Introduction to lettuce and its nutritional value

Introduction to lettuce and its nutritional value

I believe that everyone is familiar with lettuce. Let’s learn about this vegetable with the editor below.

Lettuce

Lettuce is an annual or biennial herb of the Asteraceae family. It is native to the Mediterranean coast and was introduced to my country via West Asia in the early seventh century. It is widely cultivated in various places. Lettuce is divided into two types: stem lettuce and leaf lettuce. The former is cultivated in various places, while the latter is more cultivated in the south. It is one of the important vegetables in spring, autumn and winter.

Stem lettuce is a product of leaf lettuce that has been bred over a long period of time. The edible part is mainly the flower stalk, which is also edible when tender. Its stems are as fat as bamboo shoots, and the flesh is tender, so it is also called "lettuce".

Lettuce varieties can be divided into two types according to the shape of their leaves: round leaves and pointed leaves. Round-leaf lettuce has long obovate leaves, thick stems, thicker in the middle and lower parts, and gradually tapering at both ends, and has good quality. Pointed-leaf lettuce has pointed leaves with pointed tips, stick-shaped stems, thicker in the lower part and tapering at the upper part, and its quality is not as good as round-leaf lettuce.

Lettuce should generally be short and straight, not bends, and of uniform size; have a thin skin, be crispy, and have plenty of moisture; the shoots should not be wilted or hollow, and should not have rust spots on the surface; they should not have yellow or rotten leaves, be old, or have moss; and those that are trimmed clean and free of dirt are of the best quality.

The stems of lettuce are thick, crisp and tender, delicious and fragrant, and its stems and leaves can be used in cooking.

Lettuce is fresh and tender, with a light green color, like jasper. It can be used in meat or vegetarian dishes, cold or hot, and has a crisp taste. It also has unique nutritional value.

Nutritional value of lettuce

1. Opening up and clearing the intestines, eliminating stagnation and relieving gas: Lettuce has a fresh and slightly bitter taste, which can stimulate the secretion of digestive enzymes and increase appetite.
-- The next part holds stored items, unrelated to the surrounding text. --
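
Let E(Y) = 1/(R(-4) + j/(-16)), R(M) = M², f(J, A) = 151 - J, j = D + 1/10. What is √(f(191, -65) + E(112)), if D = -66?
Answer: 10*I*√4139634/3219 ≈ 6.3206*I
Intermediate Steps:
j = -659/10 (j = -66 + 1/10 = -66 + ⅒ = -659/10 ≈ -65.900)
E(Y) = 160/3219 (E(Y) = 1/((-4)² - 659/10/(-16)) = 1/(16 - 659/10*(-1/16)) = 1/(16 + 659/160) = 1/(3219/160) = 160/3219)
√(f(191, -65) + E(112)) = √((151 - 1*191) + 160/3219) = √((151 - 191) + 160/3219) = √(-40 + 160/3219) = √(-128600/3219) = 10*I*√4139634/3219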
Its milky serum can enhance the secretion of gastric juice, digestive glands and bile, thereby promoting the functions of various digestive organs, which is especially beneficial for patients with weakened digestive function, reduced acidity in the digestive tract and constipation.

2. Diuretic and lactogenic: Lettuce contains 27 times more potassium than sodium, which is beneficial to the body's water and electrolyte balance, promoting urination and milk secretion. It has a certain therapeutic effect on patients with hypertension, edema, and heart disease.
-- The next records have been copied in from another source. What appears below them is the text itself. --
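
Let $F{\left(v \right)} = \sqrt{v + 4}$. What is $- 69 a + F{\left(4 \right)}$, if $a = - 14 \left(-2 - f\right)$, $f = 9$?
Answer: $-10626 + 2 \sqrt{2} \approx -10623.0$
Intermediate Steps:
$F{\left(v \right)} = \sqrt{4 + v}$
$a = 154$ ($a = - 14 \left(-2 - 9\right) = \left(-14\right) \left(-11\right) = 154$)
$- 69 a + F{\left(4 \right)} = \left(-69\right) 154 + \sqrt{4 + 4} = -10626 + \sqrt{8} = -10626 + 2 \sqrt{2}$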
3. Strengthen the body, prevent cancer and fight cancer: Lettuce contains a variety of vitamins and minerals, which can regulate the function of the nervous system. The organic substances it contains are rich in iron that can be absorbed by the human body, which is very beneficial for patients with iron deficiency anemia. The hot water extract of lettuce has a high inhibition rate on certain cancer cells, so it can also be used to prevent cancer and fight cancer.

4. Relax the intestines and promote bowel movements: Lettuce contains a large amount of plant fiber, which can promote intestinal wall peristalsis, clear the digestive tract, help defecation, and can be used to treat various constipation.
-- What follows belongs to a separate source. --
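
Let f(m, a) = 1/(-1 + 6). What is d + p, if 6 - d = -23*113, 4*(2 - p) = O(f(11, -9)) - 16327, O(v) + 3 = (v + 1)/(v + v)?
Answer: 26755/4 ≈ 6688.8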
5. Lettuce contains an aromatic hydrocarbon hydroxylated lipid, which has a preventive effect on liver cancer and stomach cancer. It can also alleviate the side effects of radiotherapy or chemotherapy in cancer patients. It is an anti-cancer vegetable.

6. Children who eat lettuce regularly will benefit from its growth and development.

7. Patients with neurosis, hypertension, arrhythmia and insomnia can achieve significant therapeutic effects by eating fresh lettuce regularly.